Today the young guard asked me what I was doing and I showed him. “Dual Core” 双核 “shuang he”. Then, “Courage” 胆量
“dan liang”. The first term I’d
long since ingested. But “dan liang,” I’ve
probably looked at, in the form of that card, literally hundreds of times. But I don’t use the word. I don’t “own” it in my vocabulary. I’d use the word for “brave” which I “own”
instead. But in that moment, when I
flipped the card and showed this young man, and he read it and said “dan
liang”, I knew, somehow that I had suddenly taken possession of the word. It would be mine forever now. I’d see that young kid, remember the elevator
and it would be there. I don’t know why,
but it has something to do with how memory is stored. If something is experiential, if it is
associated with a real experience, you access it differently than if you simply
repeat it to yourself 500 times.
I have written before and long vexed at the “good” but not
“great” plateau I’ve ridden on for years with my Chinese. I was in another meeting yesterday where it
was brought home. I did just fine. Understood most of what was said. But made a false guess or two. Felt clumsy trying to express something
nuanced. Happens all the time. Shrug it off.
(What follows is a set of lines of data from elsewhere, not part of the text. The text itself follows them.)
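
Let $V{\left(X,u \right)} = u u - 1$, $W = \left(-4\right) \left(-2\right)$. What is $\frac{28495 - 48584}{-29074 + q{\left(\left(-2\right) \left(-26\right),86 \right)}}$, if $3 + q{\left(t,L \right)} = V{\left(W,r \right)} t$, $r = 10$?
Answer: $\frac{20089}{23929} \approx 0.83953$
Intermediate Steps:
$W = 8$
$V{\left(X,u \right)} = -1 + u^{2}$ ($V{\left(X,u \right)} = u^{2} - 1 = -1 + u^{2}$)
$q{\left(t,L \right)} = -3 + 99 t$ ($q{\left(t,L \right)} = -3 + \left(-1 + 10^{2}\right) t = -3 + \left(-1 + 100\right) t = -3 + 99 t$)
$\frac{28495 - 48584}{-29074 + q{\left(\left(-2\right) \left(-26\right),86 \right)}} = \frac{28495 - 48584}{-29074 - \left(3 - 99 \left(\left(-2\right) \left(-26\right)\right)\right)} = - \frac{20089}{-29074 + \left(-3 + 99 \cdot 52\right)} = - \frac{20089}{-29074 + \left(-3 + 5148\right)} = - \frac{20089}{-29074 + 5145} = - \frac{20089}{-23929} = \left(-20089\right) \left(- \frac{1}{23929}\right) = \frac{20089}{23929}$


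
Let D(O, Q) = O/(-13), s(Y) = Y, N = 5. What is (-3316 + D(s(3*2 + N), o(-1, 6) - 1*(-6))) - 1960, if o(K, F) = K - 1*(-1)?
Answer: -68599/13 ≈ -5276.8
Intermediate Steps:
o(K, F) = 1 + K (o(K, F) = K + 1 = 1 + K)
D(O, Q) = -O/13 (D(O, Q) = O*(-1/13) = -O/13)
(-3316 + D(s(3*2 + N), o(-1, 6) - 1*(-6))) - 1960 = (-3316 - (3*2 + 5)/13) - 1960 = (-3316 - (6 + 5)/13) - 1960 = (-3316 - 1/13*11) - 1960 = (-3316 - 11/13) - 1960 = -43119/13 - 1960 = -68599/13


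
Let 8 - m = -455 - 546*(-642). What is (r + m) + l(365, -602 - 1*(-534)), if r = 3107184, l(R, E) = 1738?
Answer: 2758853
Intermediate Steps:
m = -350069 (m = 8 - (-455 - 546*(-642)) = 8 - (-455 + 350532) = 8 - 1*350077 = 8 - 350077 = -350069)
(r + m) + l(365, -602 - 1*(-534)) = (3107184 - 350069) + 1738 = 2757115 + 1738 = 2758853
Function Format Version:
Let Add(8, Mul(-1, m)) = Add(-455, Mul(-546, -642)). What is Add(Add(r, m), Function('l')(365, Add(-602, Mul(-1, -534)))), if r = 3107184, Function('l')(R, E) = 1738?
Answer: 2758853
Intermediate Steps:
m = -350069 (m = Add(8, Mul(-1, Add(-455, Mul(-546, -642)))) = Add(8, Mul(-1, Add(-455, 350532))) = Add(8, Mul(-1, 350077)) = Add(8, -350077) = -350069)
Add(Add(r, m), Function('l')(365, Add(-602, Mul(-1, -534)))) = Add(Add(3107184, -350069), 1738) = Add(2757115, 1738) = 2758853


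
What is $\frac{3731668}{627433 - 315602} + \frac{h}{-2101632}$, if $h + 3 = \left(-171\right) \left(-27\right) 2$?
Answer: $\frac{201018317185}{16803948928} \approx 11.963$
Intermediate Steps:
$h = 9231$ ($h = -3 + \left(-171\right) \left(-27\right) 2 = -3 + 4617 \cdot 2 = -3 + 9234 = 9231$)
$\frac{3731668}{627433 - 315602} + \frac{h}{-2101632} = \frac{3731668}{627433 - 315602} + \frac{9231}{-2101632} = \frac{3731668}{627433 - 315602} + 9231 \left(- \frac{1}{2101632}\right) = \frac{3731668}{311831} - \frac{3077}{700544} = \frac{201018317185}{16803948928}$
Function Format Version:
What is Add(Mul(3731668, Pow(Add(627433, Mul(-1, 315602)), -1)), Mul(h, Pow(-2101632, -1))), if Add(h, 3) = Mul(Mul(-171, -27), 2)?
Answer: Rational(201018317185, 16803948928) ≈ 11.963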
The way around this, of course, is to do what my daughters
do, who have gone from middling Chinese to impeccable fluency in a few years; study regularly. Flipping flashcards is only the
most modest means by which to stop the flow of memory loss, buttressing in a
few new items, like “dan liang.” I’ve
long assumed the way to surmount the heights beyond this plateau is to read and
write, in Chinese. And whereas speaking
affords opportunities every day, writing feels more academic and I tell myself,
year after year, that I haven’t the time.
This year, I’ve set out to blog every day. Welcome.
This is the ninety-first post in a row, just about ¼ of a year’s worth. I intend to carry on for a full cycle around
the sun. And then what? I could use that time in a myriad of
ways. The thought I had this morning
after the elevator ride with guard, was to have “courage” and perhaps try to
write for year, in Chinese. They will be
short, clumsy posts, for sure. But just
as this writing exercise in English is organizing information in a remarkably accessible
way in my mind, so too, will the effort yield, I think, if I do it in
Chinese.
I have a vast regular readership of say three people, whom I
may be in jeopardy of loosing, next autumn if I make such a move, I
acknowledge. But think of all the
potential readership-upside out there in the Chinese-speaking world, who’ll be
happy to tell me how poorly I express myself and why I am wrong.
We’ll see. Flag planted. I’ll need the pugnacious, “courage” and
competitiveness of a Roy Eldridge to pull this off, day after day. But writing is key to organizing the mind’s
knowledge and rendering it accessible.
Ninety-one days in and this is very clear. Me and Roy with our 乘风破浪[1].
Lips pursed.
Let me say briefly that Prime Minister Abe donning a silly
nineteenth century frock coat, like Koizumi before him, and visiting the
Yasakuni Shrine where the War Criminals are buried, as the head of state, is a
drag. This is not the way for Japan to
assert itself as a “normal” country, prepared to take care of itself and ready
to work with its neighbors. Japan
needn’t grovel, be subservient or even rely on U.S. defense any longer if it
doesn’t want to. But this is using the
wrong vehicle to assert dignity. As if
a more “balanced” take on atrocities and culpability therein, would allow Japan
to be “normal.” China, North and South
Korea, and the U.S. are all right to be annoyed. Japan could do so much in this neighborhood,
if it were clear about the past and moved into a posture of proactive dignity. Own, digest and be rid of this indignity and
the equivocation. The whole world could
truly use your sophisticated, fraternal engagement. Get on with it. We need national "dan liang."